In National Advertising v Town of Babylon, 900 F.2d 551 (2d Cir 1990), the United States Court of Appeals struck down sign ordinances of several Long Island municipalities because they impermissibly restricted both commercial and noncommercial speech. Applying the standards for determining the validity of restrictions on commercial speech, the Court found that the record contained no indication that the proposed advertising in issue involved unlawful activity or was misleading. The Court placed the burden of proof on the municipality to justify the speech restrictions. The Court held as to the Towns of Babylon and Hempstead that neither sign regulation included a statement of a substantial governmental interest to support the restraint on commercial speech and neither town offered any extrinsic evidence of such an interest. While the Town of Islip set forth its governmental interests, the Court found that its regulations unlawfully favored commercial speech over noncommercial speech. Simply, the regulation unconstitutionally permitted commercial signs where noncommercial signs were prohibited. Additionally, the Court found that the Islip regulations impermissibly discriminated between types of noncommercial speech.
"With respect to noncommercial speech, the city may not choose the appropriate subjects for public discourse . . . Because some noncommercial messages may be conveyed on billboards throughout the commercial and industrial zones, San Diego must similarly allow billboards conveying other non-commercial messages throughout those zones". Metromedia, Inc., supra, p 819.

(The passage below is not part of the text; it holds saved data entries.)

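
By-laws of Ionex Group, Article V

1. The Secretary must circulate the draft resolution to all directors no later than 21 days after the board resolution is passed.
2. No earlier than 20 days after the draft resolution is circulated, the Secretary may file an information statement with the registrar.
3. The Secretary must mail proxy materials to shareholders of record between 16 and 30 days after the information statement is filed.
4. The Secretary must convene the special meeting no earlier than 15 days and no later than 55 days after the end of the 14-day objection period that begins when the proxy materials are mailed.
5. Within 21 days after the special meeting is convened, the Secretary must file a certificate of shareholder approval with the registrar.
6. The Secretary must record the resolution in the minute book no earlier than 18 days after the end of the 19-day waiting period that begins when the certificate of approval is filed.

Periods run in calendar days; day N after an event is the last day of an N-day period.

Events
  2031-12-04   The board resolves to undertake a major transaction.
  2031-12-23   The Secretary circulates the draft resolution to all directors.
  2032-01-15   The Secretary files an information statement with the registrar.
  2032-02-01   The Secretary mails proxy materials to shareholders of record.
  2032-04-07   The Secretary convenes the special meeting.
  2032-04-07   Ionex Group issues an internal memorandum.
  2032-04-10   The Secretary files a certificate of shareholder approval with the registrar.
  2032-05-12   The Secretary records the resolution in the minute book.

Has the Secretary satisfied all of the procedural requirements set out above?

Step 1: 21 days after 2031-12-04 (when the board resolution is passed) is 2031-12-25; 2031-12-23 is within that limit.
Step 2: the earliest permitted date is 20 days after 2031-12-23 (when the draft resolution is circulated), i.e. 2032-01-12; done 2032-01-15, after the minimum wait.
Step 3: the window is 16–30 days after 2032-01-15 (when the information statement is filed), so 2032-01-31 through 2032-02-14; done 2032-02-01, which is between those dates.
Step 4: the window is 15–55 days after 2032-02-15 (end of the 14-day objection period, which began when the proxy materials are mailed on 2032-02-01), so 2032-03-01 through 2032-04-10; done 2032-04-07, which is between those dates.
Step 5: 21 days after 2032-04-07 (when the special meeting is convened) is 2032-04-28; 2032-04-10 is within that limit.
Step 6: the earliest permitted date is 18 days after 2032-04-29 (end of the 19-day waiting period, which began when the certificate of approval is filed on 2032-04-10), i.e. 2032-05-17; 2032-05-12 is 5 days before the earliest permitted date.
Later steps need not be reached.

No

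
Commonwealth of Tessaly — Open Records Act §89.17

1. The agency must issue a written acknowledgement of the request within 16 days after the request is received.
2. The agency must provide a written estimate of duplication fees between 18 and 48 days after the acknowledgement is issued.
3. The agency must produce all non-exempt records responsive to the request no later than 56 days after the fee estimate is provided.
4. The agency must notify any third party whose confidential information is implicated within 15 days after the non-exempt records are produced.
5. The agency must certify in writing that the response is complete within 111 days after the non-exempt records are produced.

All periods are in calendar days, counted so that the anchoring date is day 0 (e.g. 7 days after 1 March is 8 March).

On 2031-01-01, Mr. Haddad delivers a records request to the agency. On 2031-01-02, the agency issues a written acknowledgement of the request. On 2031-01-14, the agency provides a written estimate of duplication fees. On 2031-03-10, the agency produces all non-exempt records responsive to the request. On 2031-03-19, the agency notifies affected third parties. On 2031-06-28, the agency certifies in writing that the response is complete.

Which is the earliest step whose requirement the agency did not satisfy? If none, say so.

Step 1: 16 days after 2031-01-01 (when the request is received) is 2031-01-17; completed 2031-01-02, before the deadline.
Step 2: the window is 18–48 days after 2031-01-02 (when the acknowledgement is issued), so 2031-01-20 through 2031-02-19; 2031-01-14 is 6 days too early.
No need to go further; step 2 was not satisfied.

Step 2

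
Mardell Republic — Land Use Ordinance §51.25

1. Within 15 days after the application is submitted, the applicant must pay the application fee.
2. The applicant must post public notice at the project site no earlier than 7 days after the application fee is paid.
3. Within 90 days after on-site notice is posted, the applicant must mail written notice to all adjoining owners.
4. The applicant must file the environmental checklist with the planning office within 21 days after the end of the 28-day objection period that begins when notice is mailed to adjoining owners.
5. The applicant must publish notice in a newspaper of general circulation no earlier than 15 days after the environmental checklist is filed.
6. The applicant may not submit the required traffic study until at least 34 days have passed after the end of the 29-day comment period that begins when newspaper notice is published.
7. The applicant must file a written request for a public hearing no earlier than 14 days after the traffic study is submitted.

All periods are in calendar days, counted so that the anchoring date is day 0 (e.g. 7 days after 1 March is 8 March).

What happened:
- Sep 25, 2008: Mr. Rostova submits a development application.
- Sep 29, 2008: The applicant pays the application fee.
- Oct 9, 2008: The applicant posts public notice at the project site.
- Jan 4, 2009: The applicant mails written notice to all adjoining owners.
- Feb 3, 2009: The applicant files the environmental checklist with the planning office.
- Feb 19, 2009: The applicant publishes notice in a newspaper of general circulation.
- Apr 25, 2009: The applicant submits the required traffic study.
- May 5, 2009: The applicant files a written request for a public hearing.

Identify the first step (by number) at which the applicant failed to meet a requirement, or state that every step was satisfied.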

Your other concern is the authority of a municipality to require removal of existing signs. The New York Court of Appeals has decided that compensation need not be paid by a municipality which requires removal of outdoor advertising signs, provided a reasonable amortization period is allowed by the local regulations. Suffolk Adv. v Southampton, 60 N.Y.2d 70 (1983). The Court found that neither Federal nor State law preempts the right of a municipality to exercise its power to require the removal of billboards. In this case, the Court concluded that the amortization period was reasonable in that the company had fully recouped its investment, substantially depreciating their billboards, had relatively insubstantial lease and license obligations and, thus, would not incur any substantial financial loss. Suffolk Adv., supra, pp 76-77.1
We conclude that a municipality, through the exercise of its police power, may prohibit off-site commercial advertising provided thatFirst Amendment requirements are followed.
The Attorney General renders formal opinions only to officers and departments of the State government. This perforce is an informal and unofficial expression of views of this office.
1 See, General Municipal Law § 74-c and Highway Law § 88(7) which set forth compensation payable should a locality require removal of existing signs.